Parmi les derniers projets de Vince Ibay et Jessica Miller, il y a notamment Faerdom, présenté il y a quelques mois au Mother, à Londres. Soit une sélection d’images animées, créées grâce à la photogrammétrie et au motion tracking, se déroulant dans un royaume fictif, rendu toutefois extrêmement réel grâce à des impressions 3D et au travail opéré auprès d’une céramiste (Priscilla Pang), chargée de donner une forme physique à ces personnages et ces décors.
Au sein d’une époque attirée par les extrêmes, où tout est toujours tout blanc ou tout noir, le studio Fromm voit dans l’exploration des mondes folkloriques et la réinterprétation des contes de fée une manière de représenter une zone grise, un espace mal exploité, qui puise pourtant sa source dans l’imaginaire de l’enfance, les récits héroïques et les jeux de rôles en ligne, types RunEscape ou World Of Warcraft. Pour le duo, toutes ces références sont autant de béquilles fournies aux spectateurs dans l’idée de l’aider à « naviguer dans notre monde polarisé ». Bienvenue, donc, à Faerdorm, qui en plus d’être le début d’une série d’œuvres inspirées par les mythes et les espaces virtuels, se révèle être un royaume fantasque, créé à l’aide d’une simple baguette magique – le numérique.
Georgia Canning (1998)
Il faut voir la scénographie réalisée par Georgia Canning lors du défilé automne-hiver de Paolina Russo à Copenhague.

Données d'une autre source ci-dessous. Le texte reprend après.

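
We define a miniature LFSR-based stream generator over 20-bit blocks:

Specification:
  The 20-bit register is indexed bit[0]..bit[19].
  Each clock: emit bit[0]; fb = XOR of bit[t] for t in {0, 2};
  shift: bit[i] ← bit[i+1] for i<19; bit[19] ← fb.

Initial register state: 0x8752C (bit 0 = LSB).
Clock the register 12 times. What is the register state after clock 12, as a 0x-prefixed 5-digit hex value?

reg_0 = 0x8752C
clock 1: out=0, reg = 0xC3A96
clock 2: out=0, reg = 0xE1D4B
clock 3: out=1, reg = 0xF0EA5
clock 4: out=1, reg = 0x78752
clock 5: out=0, reg = 0x3C3A9
clock 6: out=1, reg = 0x9E1D4
clock 7: out=0, reg = 0xCF0EA
clock 8: out=0, reg = 0x67875
clock 9: out=1, reg = 0x33C3A
clock 10: out=0, reg = 0x19E1D
clock 11: out=1, reg = 0x0CF0E
clock 12: out=0, reg = 0x86787

0x86787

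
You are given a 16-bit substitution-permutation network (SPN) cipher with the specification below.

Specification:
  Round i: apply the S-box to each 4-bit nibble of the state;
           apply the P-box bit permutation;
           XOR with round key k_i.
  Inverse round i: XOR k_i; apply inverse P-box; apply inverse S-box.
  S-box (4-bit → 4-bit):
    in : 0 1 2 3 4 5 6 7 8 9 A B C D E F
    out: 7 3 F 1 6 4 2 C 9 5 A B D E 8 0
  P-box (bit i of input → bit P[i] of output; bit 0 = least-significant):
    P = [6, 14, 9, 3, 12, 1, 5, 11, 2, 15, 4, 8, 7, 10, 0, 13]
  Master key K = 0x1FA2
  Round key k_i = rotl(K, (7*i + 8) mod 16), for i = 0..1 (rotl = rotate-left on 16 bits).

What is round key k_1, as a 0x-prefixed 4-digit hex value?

0x0FD1

K = 0x1FA2
k_0 = rotl(K, (7*0+8) mod 16) = rotl(K, 8) = 0xA21F
k_1 = rotl(K, (7*1+8) mod 16) = rotl(K, 15) = 0x0FD1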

Il faut observer en détail la manière dont ses environnements 3D se reflètent dans ce sol glacé et lumineux pour comprendre à quel point le travail de l’artiste londonienne, installé au Royaume-Uni depuis ses 17 ans après avoir fréquenté une « école religieuse stricte » à Brisbane, est profondément immersif, pensé pour faire écho aux éléments qui l’entoure – ici, des vêtements, des ballons, des installations artistiques ou divers décors.
On s’avoue ainsi fasciné par l’esthétique rétro-futuriste de Georgia Canning, tout autant attirée par le folklore médiéval que par les jeux vidéos ou ce qu’elle nomme les « trucs numériques ». Comprendre : l’IA, qu’elle utilise toujours plus, la 3D et même l’art numérique, qu’elle découvre vers 12-13 ans au moment de traîner dans des communautés en ligne (Tumblr, notamment) ou de découvrir Photoshop. « Cette attirance précoce pour les outils numériques est à l’origine de ce que je fais aujourd’hui », confie-t-elle au média It’s Nice That.
Difficile pour autant de la ranger dans une catégorie bien définie. Designeuse, créatrice, scénographie, artiste 3D : Georgia Canning, qui se définit comme « directrice artistique/conceptrice numérique », est tout cela à la fois, que ce soit pour des marques (Zalando, Collina Strada), des médias (NTS Radio, Dazed), des lieux (Grey Area Club) ou des artistes (Hannah Diamond). Le plus beau ? La Britannique a accompli tous ces exploits un an à peine après avoir obtenu son diplôme.